- cross-posted to:
- linux@lemmy.ml
- cross-posted to:
- linux@lemmy.ml
tr:dr; he says “x86 took over the server market” because it was the same architecture developers in companies had on their machines thus it made it very easy to develop applications on their machines to then ship to the servers.
Now this, among others he made, are very good points on how and why it is hard for ARM to get mainstream on the datacenter, however I also feel like he kind lost touch with reality on this one…

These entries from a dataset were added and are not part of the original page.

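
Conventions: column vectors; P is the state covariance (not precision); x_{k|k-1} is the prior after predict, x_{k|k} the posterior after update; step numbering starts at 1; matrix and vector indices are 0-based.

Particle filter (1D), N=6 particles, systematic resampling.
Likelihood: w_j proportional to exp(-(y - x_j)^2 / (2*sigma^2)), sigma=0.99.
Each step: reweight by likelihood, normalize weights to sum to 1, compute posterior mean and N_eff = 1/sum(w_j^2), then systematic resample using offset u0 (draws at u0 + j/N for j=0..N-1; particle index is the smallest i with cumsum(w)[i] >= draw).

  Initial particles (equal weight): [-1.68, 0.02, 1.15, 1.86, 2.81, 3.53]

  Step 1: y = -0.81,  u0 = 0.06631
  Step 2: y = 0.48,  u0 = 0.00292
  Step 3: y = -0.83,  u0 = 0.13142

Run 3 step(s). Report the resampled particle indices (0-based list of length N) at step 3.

step 1: w=[0.4380, 0.4534, 0.0908, 0.0170, 0.0008, 0.0000]  mean=-0.5883  Neff=2.4634  idx=[0, 0, 0, 1, 1, 2]
step 2: w=[0.0323, 0.0323, 0.0323, 0.3130, 0.3130, 0.2773]  mean=0.1688  Neff=3.6245  idx=[0, 3, 3, 4, 4, 5]
step 3: w=[0.1925, 0.1925, 0.1925, 0.1925, 0.1925, 0.0377]  mean=-0.2646  Neff=5.3579  idx=[0, 1, 2, 3, 4, 5]

resampled_idx = [0, 1, 2, 3, 4, 5]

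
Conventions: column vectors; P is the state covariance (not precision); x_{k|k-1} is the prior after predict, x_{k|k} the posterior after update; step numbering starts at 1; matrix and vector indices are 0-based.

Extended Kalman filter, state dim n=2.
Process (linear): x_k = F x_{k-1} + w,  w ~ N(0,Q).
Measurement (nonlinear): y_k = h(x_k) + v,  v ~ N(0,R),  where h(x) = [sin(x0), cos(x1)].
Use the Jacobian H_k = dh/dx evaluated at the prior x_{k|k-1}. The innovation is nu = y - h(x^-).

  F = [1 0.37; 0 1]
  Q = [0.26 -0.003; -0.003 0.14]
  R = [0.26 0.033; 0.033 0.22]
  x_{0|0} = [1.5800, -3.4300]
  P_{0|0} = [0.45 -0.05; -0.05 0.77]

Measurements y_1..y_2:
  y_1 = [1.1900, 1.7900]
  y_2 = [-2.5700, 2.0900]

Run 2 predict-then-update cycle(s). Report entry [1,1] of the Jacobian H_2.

H_jac[1,1] = -0.6172

step 1: x^-=[0.3109, -3.4300]  P^-=[0.7784 0.2319; 0.2319 0.9100]  H_jac=[0.9521 0.0000; 0.0000 -0.2844]  S=[0.9656 -0.0298; -0.0298 0.2936]  K=[0.7630 -0.1472; 0.2021 -0.8610]  nu=[0.8841, 2.7487]  x^+=[0.5808, -5.6180]  P^+=[0.2033 0.0253; 0.0253 0.6425]
step 2: x^-=[-1.4979, -5.6180]  P^-=[0.5700 0.2601; 0.2601 0.7825]  H_jac=[0.0729 0.0000; 0.0000 -0.6172]  S=[0.2630 0.0213; 0.0213 0.5181]  K=[0.1836 -0.3174; 0.1480 -0.9383]  nu=[-1.5727, 1.3032]  x^+=[-2.2002, -7.0736]  P^+=[0.5114 0.1033; 0.1033 0.3265]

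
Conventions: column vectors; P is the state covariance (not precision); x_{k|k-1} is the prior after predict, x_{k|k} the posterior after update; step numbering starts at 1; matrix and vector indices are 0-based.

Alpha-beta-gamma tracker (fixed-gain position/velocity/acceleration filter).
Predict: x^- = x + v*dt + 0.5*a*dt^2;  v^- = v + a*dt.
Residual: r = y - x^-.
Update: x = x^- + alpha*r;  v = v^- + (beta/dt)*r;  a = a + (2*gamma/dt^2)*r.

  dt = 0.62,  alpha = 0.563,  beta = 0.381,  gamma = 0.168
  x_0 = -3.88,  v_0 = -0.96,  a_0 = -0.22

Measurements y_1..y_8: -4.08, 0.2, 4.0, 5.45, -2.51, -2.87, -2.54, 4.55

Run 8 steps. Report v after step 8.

v_post = -9.5941

step 1: x_pred=-4.5175  r=0.4375  x^+=-4.2712  v^+=-0.8276  a^+=0.1624
step 2: x_pred=-4.7531  r=4.9531  x^+=-1.9645  v^+=2.3169  a^+=4.4918
step 3: x_pred=0.3353  r=3.6647  x^+=2.3985  v^+=7.3538  a^+=7.6951
step 4: x_pred=8.4369  r=-2.9869  x^+=6.7553  v^+=10.2893  a^+=5.0843
step 5: x_pred=14.1118  r=-16.6218  x^+=4.7537  v^+=3.2272  a^+=-9.4447
step 6: x_pred=4.9393  r=-7.8093  x^+=0.5427  v^+=-7.4275  a^+=-16.2707
step 7: x_pred=-7.1896  r=4.6496  x^+=-4.5719  v^+=-14.6581  a^+=-12.2065
step 8: x_pred=-16.0060  r=20.5560  x^+=-4.4330  v^+=-9.5941  a^+=5.7612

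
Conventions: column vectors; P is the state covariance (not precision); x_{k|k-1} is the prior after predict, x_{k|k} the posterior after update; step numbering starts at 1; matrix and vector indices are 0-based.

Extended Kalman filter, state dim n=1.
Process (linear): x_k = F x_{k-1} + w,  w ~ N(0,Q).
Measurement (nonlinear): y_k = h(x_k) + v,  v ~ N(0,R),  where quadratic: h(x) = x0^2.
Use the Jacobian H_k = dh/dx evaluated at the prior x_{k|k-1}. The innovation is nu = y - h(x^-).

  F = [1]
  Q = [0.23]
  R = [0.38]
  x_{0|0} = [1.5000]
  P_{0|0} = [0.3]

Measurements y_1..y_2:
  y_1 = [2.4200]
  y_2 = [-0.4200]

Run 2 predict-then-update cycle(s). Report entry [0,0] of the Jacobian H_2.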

He’s comparing two very different situations, more specifically eras. Developers aren’t so tied anymore like they used to be to the underlaying hardware. The software development market evolved from C to very high language languages such as Javascript/Typescript and the majority of stuff developed is done or will be done in those languages thus the CPU architecture becomes irrelevant.
Obviously very big companies such as Google, Microsoft and Amazon are more than happy to pay the little “tax” to ensure Javascript runs fine on ARM than to pay the big bucks they pay for x86…
What are your thoughts?
I hate my M2 Mac because I hate Macs and Docker doesn’t always work correctly.
I’d be surprised if Docker worked at all on an M2, because it doesn’t work worth a shit on an x86 Mac.
If you run an ARM system inside docker, it works much better!
Many pre-baked images may be x86 only. However, thanks to M processors there’s a real demand for more than Raspberry Pi, so this will get better too.
Unfortunately I was trying to build WebRTC, which is supported on Linux only.
There’s aarch64 version of Linux.
Not all the dependencies are supported on aarch64 unfortunately.